La Commission européenne et les pays de l’UE ont mis en place un système «passerelle» visant à garantir l’interopérabilité à l’échelle de l’UE.

Ce système permet aux Européens:

  • de voyager avec une seule application au sein de l’UE, et
  • d’être avertis en cas d’exposition à la COVID-19 due à une proximité prolongée ou un contact étroit avec une personne infectée.

Toutefois, l’identité de la personne infectée par le virus de la COVID-19 restera toujours anonyme.

Les applications de traçage de contacts sont installées volontairement par les citoyens et s’appuient sur la technologie à très courte distance Bluetooth, qui ne permet pas de localiser les personnes.

Ces applications alertent les utilisateurs qui se sont trouvés à proximité d’une personne infectée pendant un certain temps, afin qu’ils puissent faire le nécessaire pour se protéger, ainsi que leur entourage, par exemple en s’isolant et en se faisant tester. De cette manière, la transmission de l’infection peut être rapidement interrompue.

Cependant, la vie privée et les données à caractère personnel des utilisateurs doivent être protégées. Les autorités nationales désactiveront les applications à la fin de la pandémie et les utilisateurs sont libres de les désinstaller à tout moment.

Fonctionnement du système d’interopérabilité

Les utilisateurs ne devront installer qu’une seule application et ils pourront toujours recevoir une alerte, même s’ils voyagent à l’étranger. Le service passerelle recevra et transmettra des identifiants aléatoires entre les applications nationales, réduisant ainsi au minimum la quantité de données échangées.

À l’avenir, de plus en plus de pays européens auront la possibilité de rejoindre le service passerelle en reliant leurs applications nationales de traçage des contacts et d’alerte au système, et en exploitant ainsi tout le potentiel de ces applications pour briser la chaîne des infections par-delà les frontières et sauver des vies.

Les pays de l’UE participants, représentés par les autorités nationales ou les organismes officiels désignés, sont conjointement responsables du traitement des données par le service passerelle. Ils doivent fournir aux utilisateurs des informations appropriées sur le traitement de leurs données à caractère personnel dans le cadre de la passerelle européenne d'interconnexion (European Federation Gateway Service), conformément à l’article 13 du RGPD (règlement général sur la protection des données). 

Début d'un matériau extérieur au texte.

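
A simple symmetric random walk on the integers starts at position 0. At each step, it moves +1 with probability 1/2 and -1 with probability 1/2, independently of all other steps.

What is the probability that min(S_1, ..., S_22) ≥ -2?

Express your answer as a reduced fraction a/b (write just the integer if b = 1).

Answer: 499681/1048576

Derivation:
Let f(t,s) = #length-t paths at position s with S_1..S_t all ≥ -2.
f(t,s) = f(t-1,s-1) + f(t-1,s+1) for s ≥ -2; f(t,s) = 0 for s < -2.
t=0: f(0,0)=1
t=1: f(1,-1)=1 f(1,1)=1
t=2: f(2,-2)=1 f(2,0)=2 f(2,2)=1
t=3: f(3,-1)=3 f(3,1)=3 f(3,3)=1
t=4: f(4,-2)=3 f(4,0)=6 f(4,2)=4 f(4,4)=1
t=5: f(5,-1)=9 f(5,1)=10 f(5,3)=5 f(5,5)=1
t=6: f(6,-2)=9 f(6,0)=19 f(6,2)=15 f(6,4)=6 f(6,6)=1
t=7: f(7,-1)=28 f(7,1)=34 f(7,3)=21 f(7,5)=7 f(7,7)=1
t=8: f(8,-2)=28 f(8,0)=62 f(8,2)=55 f(8,4)=28 f(8,6)=8 f(8,8)=1
t=9: f(9,-1)=90 f(9,1)=117 f(9,3)=83 f(9,5)=36 f(9,7)=9 f(9,9)=1
t=10: f(10,-2)=90 f(10,0)=207 f(10,2)=200 f(10,4)=119 f(10,6)=45 f(10,8)=10 f(10,10)=1
t=11: f(11,-1)=297 f(11,1)=407 f(11,3)=319 f(11,5)=164 f(11,7)=55 f(11,9)=11 f(11,11)=1
t=12: f(12,-2)=297 f(12,0)=704 f(12,2)=726 f(12,4)=483 f(12,6)=219 f(12,8)=66 f(12,10)=12 f(12,12)=1
t=13: f(13,-1)=1001 f(13,1)=1430 f(13,3)=1209 f(13,5)=702 f(13,7)=285 f(13,9)=78 f(13,11)=13 f(13,13)=1
t=14: f(14,-2)=1001 f(14,0)=2431 f(14,2)=2639 f(14,4)=1911 f(14,6)=987 f(14,8)=363 f(14,10)=91 f(14,12)=14 f(14,14)=1
t=15: f(15,-1)=3432 f(15,1)=5070 f(15,3)=4550 f(15,5)=2898 f(15,7)=1350 f(15,9)=454 f(15,11)=105 f(15,13)=15 f(15,15)=1
t=16: f(16,-2)=3432 f(16,0)=8502 f(16,2)=9620 f(16,4)=7448 f(16,6)=4248 f(16,8)=1804 f(16,10)=559 f(16,12)=120 f(16,14)=16 f(16,16)=1
t=17: f(17,-1)=11934 f(17,1)=18122 f(17,3)=17068 f(17,5)=11696 f(17,7)=6052 f(17,9)=2363 f(17,11)=679 f(17,13)=136 f(17,15)=17 f(17,17)=1
t=18: f(18,-2)=11934 f(18,0)=30056 f(18,2)=35190 f(18,4)=28764 f(18,6)=17748 f(18,8)=8415 f(18,10)=3042 f(18,12)=815 f(18,14)=153 f(18,16)=18 f(18,18)=1
t=19: f(19,-1)=41990 f(19,1)=65246 f(19,3)=63954 f(19,5)=46512 f(19,7)=26163 f(19,9)=11457 f(19,11)=3857 f(19,13)=968 f(19,15)=171 f(19,17)=19 f(19,19)=1
t=20: f(20,-2)=41990 f(20,0)=107236 f(20,2)=129200 f(20,4)=110466 f(20,6)=72675 f(20,8)=37620 f(20,10)=15314 f(20,12)=4825 f(20,14)=1139 f(20,16)=190 f(20,18)=20 f(20,20)=1
t=21: f(21,-1)=149226 f(21,1)=236436 f(21,3)=239666 f(21,5)=183141 f(21,7)=110295 f(21,9)=52934 f(21,11)=20139 f(21,13)=5964 f(21,15)=1329 f(21,17)=210 f(21,19)=21 f(21,21)=1
t=22: f(22,-2)=149226 f(22,0)=385662 f(22,2)=476102 f(22,4)=422807 f(22,6)=293436 f(22,8)=163229 f(22,10)=73073 f(22,12)=26103 f(22,14)=7293 f(22,16)=1539 f(22,18)=231 f(22,20)=22 f(22,22)=1
Σ_s f(22,s) = 1998724
P = 1998724/4194304 = 499681/1048576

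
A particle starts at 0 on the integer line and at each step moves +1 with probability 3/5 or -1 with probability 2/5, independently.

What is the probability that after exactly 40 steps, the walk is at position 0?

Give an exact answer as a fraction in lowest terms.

To be at 0 after 40 steps: need exactly 20 steps of +1 and 20 of -1.
Number of such sequences: C(40,20) = 137846528820
Each has probability (3/5)^20 · (2/5)^20 = 3656158440062976/9094947017729282379150390625
P = 137846528820 · 3656158440062976/9094947017729282379150390625 = 100797749955725452759793664/1818989403545856475830078125

Answer: 100797749955725452759793664/1818989403545856475830078125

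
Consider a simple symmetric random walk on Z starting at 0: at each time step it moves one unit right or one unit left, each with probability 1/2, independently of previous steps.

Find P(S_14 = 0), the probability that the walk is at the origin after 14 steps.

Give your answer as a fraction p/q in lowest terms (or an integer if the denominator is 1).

Answer: 429/2048

Derivation:
To return to 0 after 14 steps: need exactly 7 steps of +1 and 7 of -1.
Favorable paths: C(14,7) = 3432
Total paths: 2^14 = 16384
P = 3432/16384 = 429/2048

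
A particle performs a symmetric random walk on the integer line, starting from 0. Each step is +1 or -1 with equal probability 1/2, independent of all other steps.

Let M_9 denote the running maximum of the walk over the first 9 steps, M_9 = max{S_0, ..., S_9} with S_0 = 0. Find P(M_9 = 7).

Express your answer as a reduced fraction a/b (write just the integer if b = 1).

Answer: 9/512

Derivation:
Let M_9 = max(S_0,...,S_9). Use the reflection principle: for j ≥ 1, #{paths with M_9 ≥ j} = #{S_9 ≥ j} + #{S_9 ≥ j+1}.
By reflection, #{M_9 ≥ 7} = #{S_9 ≥ 7} + #{S_9 ≥ 8} = 10 + 1 = 11.
#{M_9 ≥ 8} = #{S_9 ≥ 8} + #{S_9 ≥ 9} = 1 + 1 = 2.
#{M_9 = 7} = 11 - 2 = 9.
P(M_9 = 7) = 9/512 = 9/512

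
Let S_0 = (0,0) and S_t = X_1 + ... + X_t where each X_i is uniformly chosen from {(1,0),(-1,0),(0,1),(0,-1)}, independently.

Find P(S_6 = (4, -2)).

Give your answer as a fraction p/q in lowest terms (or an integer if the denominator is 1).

Answer: 15/4096

Derivation:
Let h be the number of horizontal steps (so 6-h are vertical). To end at (4,-2) need (h+4)/2 right-steps and ((6-h)-2)/2 up-steps.
Sum over h with 4 ≤ h ≤ 4, h ≡ 0 (mod 2), 6-h ≡ 0 (mod 2):
h=4: C(6,4)·C(4,4)·C(2,0) = 15·1·1 = 15
Total favorable: 15
Total paths: 4^6 = 4096
P = 15/4096 = 15/4096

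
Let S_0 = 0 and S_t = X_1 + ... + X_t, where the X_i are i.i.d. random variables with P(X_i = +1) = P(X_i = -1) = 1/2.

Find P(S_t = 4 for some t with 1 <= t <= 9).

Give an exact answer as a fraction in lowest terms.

Count via complement. Let g(t,s) = #length-t paths at position s with S_1..S_t all ≠ 4.
g(t,s) = g(t-1,s-1) + g(t-1,s+1) for s ≠ 4; g(t,4) = 0.
t=0: g(0,0)=1
t=1: g(1,-1)=1 g(1,1)=1
t=2: g(2,-2)=1 g(2,0)=2 g(2,2)=1
t=3: g(3,-3)=1 g(3,-1)=3 g(3,1)=3 g(3,3)=1
t=4: g(4,-4)=1 g(4,-2)=4 g(4,0)=6 g(4,2)=4
t=5: g(5,-5)=1 g(5,-3)=5 g(5,-1)=10 g(5,1)=10 g(5,3)=4
t=6: g(6,-6)=1 g(6,-4)=6 g(6,-2)=15 g(6,0)=20 g(6,2)=14
t=7: g(7,-7)=1 g(7,-5)=7 g(7,-3)=21 g(7,-1)=35 g(7,1)=34 g(7,3)=14
t=8: g(8,-8)=1 g(8,-6)=8 g(8,-4)=28 g(8,-2)=56 g(8,0)=69 g(8,2)=48
t=9: g(9,-9)=1 g(9,-7)=9 g(9,-5)=36 g(9,-3)=84 g(9,-1)=125 g(9,1)=117 g(9,3)=48
Paths never hitting 4: Σ_s g(9,s) = 420
Paths hitting 4: 2^9 - 420 = 92
P = 92/512 = 23/128

Answer: 23/128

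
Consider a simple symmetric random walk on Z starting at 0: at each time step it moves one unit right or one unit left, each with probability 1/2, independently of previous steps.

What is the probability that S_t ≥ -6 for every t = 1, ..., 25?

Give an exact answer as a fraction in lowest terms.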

Afin d’aider les responsables conjoints du traitement des données à se conformer aux obligations qui leur incombent en vertu de l’article 35 du RGPD, la Commission européenne a élaboré un document d’information concernant la passerelle européenne d'interconnexion. Ce document peut être utilisé par les États membres dans le cadre de leur analyse d’impact relative à la protection des données aux fins de l’échange de données à caractère personnel via le service passerelle. Afin de protéger la sécurité du traitement des données à caractère personnel, la partie du document décrivant les mesures de sécurité mises en œuvre n’est pas divulguée.

Boîte à outils et lignes directrices en matière d’interopérabilité

Le 16 avril 2020, les pays de l’UE, soutenus par la Commission, ont adopté une boîte à outils de l’UE concernant l’utilisation d'applications mobiles de traçage des contacts et d’alerte respectueuses de la vie privée, dans le cadre de la lutte contre la pandémie due au coronavirus. Ils ont adopté, le 13 mai 2020, avec le soutien de la Commission européenne, des lignes directrices sur l’interopérabilité des applications mobiles de traçage des contacts autorisées dans l’UE et, le 30 juin 2020, un ensemble de spécifications techniques.

L’un des principes essentiels des lignes directrices est que les utilisateurs doivent pouvoir compter sur une application unique, où qu’ils se trouvent dans l’UE. Le service passerelle d’interopérabilité assure la communication d’informations entre les serveurs d’arrière-plan des applications nationales de traçage des contacts, ce qui permet à celles-ci de fonctionner sans discontinuité dans différents pays de l’UE. Les modalités de traitement par le service passerelle sont définies dans la décision d’exécution adoptée par la Commission.